No singing and dancing from Kelly, but he does wear a straw hat at the same jaunty angle as in An American in Paris.
It ends with Tracy hinting that he may not be a hard-core atheist after all (to Kelly’s dismay)…and walking out the courtroom literally clutching both the Bible and Darwin to his chest. Not exactly subtle.
I was in a high school production of Inherit the Wind (a small role - I played the Reuters reporter in the press gaggle to which Brady speaks) and have always had a soft spot for the play. I also like that there’s a passing reference to Oberlin College, my alma mater. But the movie is no great shakes, as I remember.
Agreed. I thought she was terrific, and otherwise only saw her, I think, in two of the Bourne movies.
More than lightly fictionalized, but I won’t go into that here. The movie is based on the popular and successful play of the same name by Jerome Lawrence and Robert E. Lee (yes, really), who were responsible for the fictionalization, and pretty clearly changed the named (Bert Cates for John Scopes, E.K. Hornbeck for H. L. Mencken, etc.) because they were aware of how much they’d changed.
Great movie. They made a few changes from the play, but I can’t complain. Casting was pretty close to perfect. Although I think I’d like to have seen Tony Randall repeat his Hornbeck from Broadway instead of Gene Kelly in the part.
Oh, that’s a shame. I haven’t seen it in decades, but I have very fond memories of it. Too bad it didn’t pass the test of time. But Kramer always was a bit of a hack.
I’m quite curious about the differences…will do some research.
I saw The Deer Hunter a long time ago and didn’t like it. Thought I’d give it another shot. Still didn’t like it. Half the damn movie is a wedding party, and while I’m sure they enjoyed shooting it, it became tedious in short order. Everybody in this thing seems to be an asshole trying to outdo other assholes, other than Meryl Streep’s character. In the context of the time (it was released in 1978), Vietnam was still being analyzed by all and sundry and there were a number of bad movies made that supposedly depicted how things were.
I’m ambivalent about the film, but I think the idea was to show this closed-knit Russian immigrant Eastern Penn. community. You have to lay the foundation for WHY these people care about each other so that later you aren’t asking WHY they’re going through all of that crap to help one another. If you didn’t do that the film would have to be filed with heroics, explosions and band music to convince the audience why anyone is bothering.

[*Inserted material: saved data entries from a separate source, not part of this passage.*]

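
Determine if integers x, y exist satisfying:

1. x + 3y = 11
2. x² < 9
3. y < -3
No

The full constraint system is jointly infeasible over the integers. Each constraint and what it forces:

  - x + 3y = 11: is a linear equation tying the variables together
  - x² < 9: restricts x to |x| ≤ 2
  - y < -3: bounds one variable relative to a constant

Range argument: with x ∈ [-2, 2], y ∈ [−∞, -4], the left side of the equation is at most -10, but the right side is 11 > -10. No integer solution exists.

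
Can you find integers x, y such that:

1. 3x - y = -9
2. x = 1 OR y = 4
Yes

Take x = 1, y = 12. Substituting into each constraint:
  (1) 3(1) + (-12) = -9 ✓
  (2) x = 1, target 1 ✓ (first branch holds)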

I loved the Deer Hunter. Then I read the original script and I wish they’d stuck with how that went. Originally, it was Michael who stayed back in Viet Nam to play Russian Roulette and Nick who came home, and eventually went back after his buddy. It actually makes more sense as before they went to Viet Nam Michael and Linda (Streep) didn’t really have anything going, but she and Nick did.
Public Enemies, Johnny Depp, Christian Bale on Netflix. Not bad as gangster movies go, but I dislike the attempt to turn a murdering SOB into some sort of folk hero.

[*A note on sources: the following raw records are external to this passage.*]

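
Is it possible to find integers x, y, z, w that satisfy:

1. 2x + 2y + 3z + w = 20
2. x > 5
Yes

Take x = 10, y = 0, z = 0, w = 0. Substituting into each constraint:
  (1) 2(10) + 2(0) + 3(0) + 0 = 20 ✓
  (2) 10 > 5 ✓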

So you’re not a fan of gangster movies in general, eh?
This is me. I have never liked a show that tries to make a horrific criminal a hero. I never watched things like Dexter, The Sopranos, or The Punisher because I couldn’t stomach that aspect of it.
Of which, I just rewatched PLATOON, and came away thinking that Oliver Stone made a crucial error in telling the story from the perspective of Chris Taylor, his admitted alter-ego. Taylor is inessential to the story he tells (and editorializes over), the struggle between Sergeants Barnes and Elias, which is emblematic of the U.S.'s struggle between good impulses and bad ones in their foreign policy. Stone tells it as Taylor’s story, when he is just a witness to the story, and by doing so, makes it preachy and overlong.
Loved Dexter, hated the Sopranos, for the reasons you state. Dexter was heroic in his way, killing those who had wrongly evaded justice. But Sopranos was just glorifying mobsters, as far I could tell. (Eventually, Dexter fell apart, but the first few years were great.)
I think I walked out on it the first time around (when it first came out), but I’ve watched it a couple of times since then.